Читаем Перед историческим рубежом. Политические силуэты полностью

Славянофильство, как идея исторического мессианизма, как пророчество особого призвания народа русского, еще надолго должно было – в том или другом виде – овладеть мыслью образованного русского авангарда: это нравственная компенсация за бедность и мерзость окружающего, за невозможность вмешаться в историю сегодня же, это единственный путь примирения со своими общественными судьбами; наконец, это временные идейные ходули, на которых интеллигенция выбиралась из стоячего болота отечественного быта и шла… в Европу. Народничество, т.-е. славянофильство минус славянофильская политика и славянофильская религия, было не чем иным, как первым, негативным – свет вместо теней и тени вместо света! – отражением превосходства и могущества европейской культуры во встревоженном сознании мыслящего русского человека. Чтобы перевести негатив на позитив, понадобились еще десятилетия тягчайшей учебы, взлетов и падений…

В своих открытых письмах к Гервегу, Маццини и Мишле, Герцен становится после краха 49 г. провозвестником русского мессианизма. Он объявляет крестьянскую общину залогом социальной справедливости в будущем и обещает Европе спасение – с Востока. Не только образованные русские – «самые свободные люди», но и народ русский оказывается самым свободным в выборе своих путей. В социальном вопросе, т.-е. в основном вопросе всей эпохи, мы «потому дальше Европы и свободнее ее, что так отстали от нее». Раз объявив отсталость и варварство за величайшее историческое преимущество славянства над миром старой европейской культуры, Герцен доходит до самых крайних и рискованных выводов и в области международной политики.

"Время славянского мира настало, – пишет он в 49 г. – Настоящая столица соединенных славян – Константинополь… Во всяком случае, война эта (война России за Константинополь) – introduzione maestosa et marziale (торжественное вступление) мира славянского во всеобщую историю и с тем вместе una marcia funebre (похоронный марш) старого света.

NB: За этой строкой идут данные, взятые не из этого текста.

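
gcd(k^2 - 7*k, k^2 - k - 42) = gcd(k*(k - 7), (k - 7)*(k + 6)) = k - 7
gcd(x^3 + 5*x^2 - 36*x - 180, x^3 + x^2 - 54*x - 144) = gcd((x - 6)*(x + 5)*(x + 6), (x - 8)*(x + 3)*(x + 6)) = x + 6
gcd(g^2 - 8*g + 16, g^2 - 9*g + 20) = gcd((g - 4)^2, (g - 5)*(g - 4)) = g - 4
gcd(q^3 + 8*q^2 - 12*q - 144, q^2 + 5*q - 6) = q + 6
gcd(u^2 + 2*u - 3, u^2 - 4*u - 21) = u + 3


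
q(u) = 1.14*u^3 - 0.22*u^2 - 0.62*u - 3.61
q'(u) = 3.42*u^2 - 0.44*u - 0.62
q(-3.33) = -46.08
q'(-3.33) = 38.77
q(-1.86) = -10.55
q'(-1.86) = 12.03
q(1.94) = 2.68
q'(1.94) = 11.40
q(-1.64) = -8.21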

Приветствуя трубными звуками захват Константинополя, как могущественное вступление славянства во всеобщую историю, Герцен верил, что это будет последним усилием старой России, – но для кого эта вера могла быть обязательной? Какие такие внутренние силы мог указать тогда в России Герцен, этот «свободный наблюдатель», всегда открыто и честно заявлявший, что он ни от чьего имени не говорит и никого не представляет, что он – сам по себе? В глазах демократов Запада завоевание Россией Константинополя могло означать только одно: усиление крепчайшего из оплотов реакции.

В лице своих молодых сил и их идеалов старая Европа ни на минуту не собиралась слагать оружие и ждать спасения со стороны «славной славянской федерации» и русской общины. Отсюда – непримиримая враждебность между Герценом и творцами научной системы социального развития.


Маркс с пренебрежением отзывался о Герцене, о «полурусском и вполне москвиче», который «открыл русский коммунизм не в России, а в сочинении прусского регирунгсрата Гакстгаузена».[135] Не менее саркастически отзывался и Энгельс о «раздувшемся в революционера панславистском беллетристе», который собирается обновлять и возрождать гниющий Запад – даже при помощи русского оружия. В свою очередь Герцен тоже не слишком мягко характеризовал сторонников Маркса, как «шайку непризнанных немецких государственных людей, окружавших неузнанного гения первой величины, Маркса».

Вражду к себе со стороны «марксидов» Герцен объяснял мотивами не весьма высокого порядка: «меня приносили, – говорит он, – в жертву фатерланду из патриотизма».

На самом деле тут были причины, ничего общего с «патриотизмом» не имеющие. В «Былом и Думах» Герцен пытается объяснить свой антагонизм с немецкой эмиграцией причинами бытовыми: грубостью и невоспитанностью немцев, и идейными: бесплотной абстрактностью немецкого радикализма. Но ни то, ни другое объяснение не может относиться к Марксу. «Германский ум – пишет Герцен – в революции, как во всем, берет общую идею, разумеется, в ее безусловном, т.-е. недействительном значении, и довольствуется идеальным построением ее, воображая, что вещь сделана, если она понята»…

Эта характеристика как нельзя лучше охватывает тот самобытный мессианистический немецкий социализм, с которым Маркс и Энгельс свели теоретические счеты. Но в марксизме «германский» ум окончательно преодолел идеалистическую бестелесность абсолютных отрицаний и абсолютных утверждений, свел идеологические противоречия к борьбе материальных общественных сил и отнюдь не верил, что «вещь сделана, если она понята». Нет, причины идейного антагонизма были другие. В то время как Герцен усматривал даже в военном нашествии России на Европу благодетельную встряску для этого полутрупа, Маркс с ненавистью относился не только к официальному, но и к демократическому панславизму, видя в нем страшную угрозу для европейского развития.